Effect of ternary four-phase equilibria on computed ternary isopleths

Abstract

Ternary systems may present equilibrium (eq.) among 4 fluid phases, which, from the Phase Rule, has 1 degree of freedom. Hence, the ternary 4-phase eq. (T-4PE) is a line in the pressure vs temperature plane. On the other hand, isopleths are phase diagrams at constant global composition z, which include, e.g., bubble point lines (BPLs, LV), dew point lines (DPLs, VL), cloud point lines (CPLs, LL), and other lines that characterize the isopleth heterogeneous region (HR), such us ternary 3-phase envelopes (T-3PEs). A T-3PE is a boundary between a 2-phase region and a 3-phase region. First in this work, a simple mathematical criterion is proposed toestablish for ternary systems which portions of already computed (ternary) 4-phase lines (T-4PLs) must be included within the HR of a yet to be computed (ternary) isopleth (T-IP) of composition z.
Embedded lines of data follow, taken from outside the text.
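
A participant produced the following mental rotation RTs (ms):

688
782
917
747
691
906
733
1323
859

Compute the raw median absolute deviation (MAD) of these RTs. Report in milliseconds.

91 ms

Sorted: 688, 691, 733, 747, 782, 859, 906, 917, 1323 → median = 782
|x − 782|: 94, 0, 135, 35, 91, 124, 49, 541, 77
Sorted deviations: 0, 35, 49, 77, 91, 94, 124, 135, 541 → MAD = 91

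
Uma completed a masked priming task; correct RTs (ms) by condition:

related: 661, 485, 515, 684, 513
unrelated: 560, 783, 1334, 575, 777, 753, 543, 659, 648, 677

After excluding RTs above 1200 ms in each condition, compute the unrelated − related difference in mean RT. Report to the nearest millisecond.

92 ms

unrelated: exclude 1334
M(related) = 2858/5 = 571.600
M(unrelated) = 5975/9 = 663.889
Difference = 663.889 − 571.600 = 92.289 ms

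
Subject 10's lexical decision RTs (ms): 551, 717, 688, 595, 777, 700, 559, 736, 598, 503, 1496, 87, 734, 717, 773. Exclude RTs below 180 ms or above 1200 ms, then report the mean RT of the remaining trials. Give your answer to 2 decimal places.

Excluded: 87, 1496
Retained (n=13): Σ = 8648
Mean = 8648/13 = 665.2308

665.23 ms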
Such criterion also makes it possible to identify (ternary) double or triple saturation points (T-DSPs or T-TSPs) at z and ternary) double incipiency 4-phase points (TDI-4PPs) at z, where 2 out of the 4 phases at eq. are incipient. Next, it is shown that at a T-DI-4PP a couple of T-3PEs meet, and hence their computation can be started off at such T-DI-4PP. Computed T-IPs are presented which include T-3PEs and segments of T-4PLs. The graphical abstract (GA) shows a T-IP for system CO2+H2O+2-propanol, computed with the SRK EoS (interaction parameters k12=0.19, k13=0.1215; k23=-0.1727, global mole fractions: z1= 0.025, z2=0.865, z3=0.11). The inset presents the same information than the main chart but for pressure in logarithmic scale. Large numbers in the GA indicate the number of phases. The T-2PE in the GA is made of a T-DPL at low pressure, a T-BPL, and a T-CPL, and it has a T-DSP. The HR presents 3 T-3PEs which define two 3-phase regions (T-3PRs). The boundary between both T-3PRs is a segment of the T-4PL. We conclude that the T-4PE can make the T-IPs quite complex. The GA shows only an example of many possible topologies.